Luc 1, 39-56

L’Assomption de la Mère

Adrienne von Speyr

La servante du Seigneur, p. 166s

         

           Dans l’Assomption de la Mère, c’est aussi la fête de Pâques qui s’accomplit pour elle. Ces deux fêtes n’en forment qu’une seule, car le jour de Pâques, le Seigneur lui-même s’apprêtait à monter vers son Père et vers notre Père. A Pâques, sa mission terrestre était achevée, et les quarante jours entre Pâques et l’Ascension étaient déjà en quelque sorte le commencement visible de sa future mission céleste. A Pâques, Jésus a définitivement triomphé et, dans la lumière de cette victoire, il embrasse du regard toute son œuvre de Rédemption : sa Passion, sa déréliction, la fécondité de son obéissance. Cette vue le remplit d’un amour nouveau et infini pour le Père.

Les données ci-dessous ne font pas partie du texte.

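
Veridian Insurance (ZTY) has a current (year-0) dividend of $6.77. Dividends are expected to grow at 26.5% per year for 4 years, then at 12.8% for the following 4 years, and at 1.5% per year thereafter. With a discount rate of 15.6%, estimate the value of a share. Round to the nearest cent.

Three-stage DDM. Project D₁…D_8; terminal Gordon value at t=8 with g = 0.015; discount at r = 0.156.
D_1 = 8.5640
D_2 = 10.8335
D_3 = 13.7044
D_4 = 17.3361
D_5 = 19.5551
D_6 = 22.0581
D_7 = 24.8816
D_8 = 28.0664
TV_8 = 28.4874/(0.156−0.015) = 202.0385
P₀ = Σ Dₜ/(1+r)ᵗ + TV_8/(1+r)^8 = 133.9839

$133.98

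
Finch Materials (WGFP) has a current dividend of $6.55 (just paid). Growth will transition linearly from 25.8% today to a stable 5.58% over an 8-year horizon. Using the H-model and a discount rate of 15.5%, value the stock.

H-model: P₀ = D₀[(1+g_L) + H(g_S−g_L)]/(r−g_L), with H = 8/2 = 4.
P₀ = 6.55 × [(1+0.0558) + 4×(0.258−0.0558)] / (0.155−0.0558)
   = 6.55 × 1.8646 / 0.0992 = 123.1162

$123.12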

            C’est dans le même esprit pascal que la Mère monte au ciel. Ce que le Fils vit à Pâques, la Mère le vit à son entrée au ciel : elle saisit tout à coup le sens de sa vie terrestre, elle voit combien elle a été associée à l’œuvre universelle de la Rédemption ; le Fils lui montre à quel point chaque instant de sa vie était un service fécond, à quel point elle a vécu et œuvré pour l’Eglise et pour tous. Elle reconnaît d’un coup un tas de choses qui lui étaient inconnues et qu’elle cherchait si peu à connaître qu’elle se les tenait cachées à elle-même. A présent, le Fils lui montre son œuvre et toute la part qu’elle y a prise. Elle voit ce qu’il y a de marial dans le Christ, elle comprend ce que signifie être la Mère de Dieu. Tout en elle se résume comme dans l’unité, unité en Dieu et dans la vie éternelle, qui est aussi l’unité authentique et personnelle de Marie.

            Et elle contemple maintenant tout ce en quoi elle a cru jusqu’ici : la divinité de son Fils qu’elle a bien sûr adoré, mais comme un mystère caché en lui et pour elle. Elle contemple l’abîme du Père et voit l’Esprit Saint qui autrefois l’a couverte de son ombre et ne l’a plus quittée depuis. Elle reconnaît la cohérence de toute l’histoire du salut, l’accomplissement des prophéties, et elle voit la place qu’elle y tient. Elle comprend à quel point elle était nécessaire à cette œuvre du salut et combien Dieu a compté sur elle. Elle voit les premières promesses faites au sortir du Paradis et elle voit que toutes les générations ont attendu son oui pour retrouver le chemin du Paradis. Elle voit aussi qu’à aucun moment Dieu n’a eu à s’inquiéter du oui qu’elle prononcerait, bien plus, qu’il l’avait de toute éternité si bien cachée en lui que toute sa liberté ne pouvait consister que dans ce oui au service de son Dieu. Il l’avait si bien choisie pour Reine de toute éternité qu’il ne lui restait plus qu’à être éternellement sa Servante.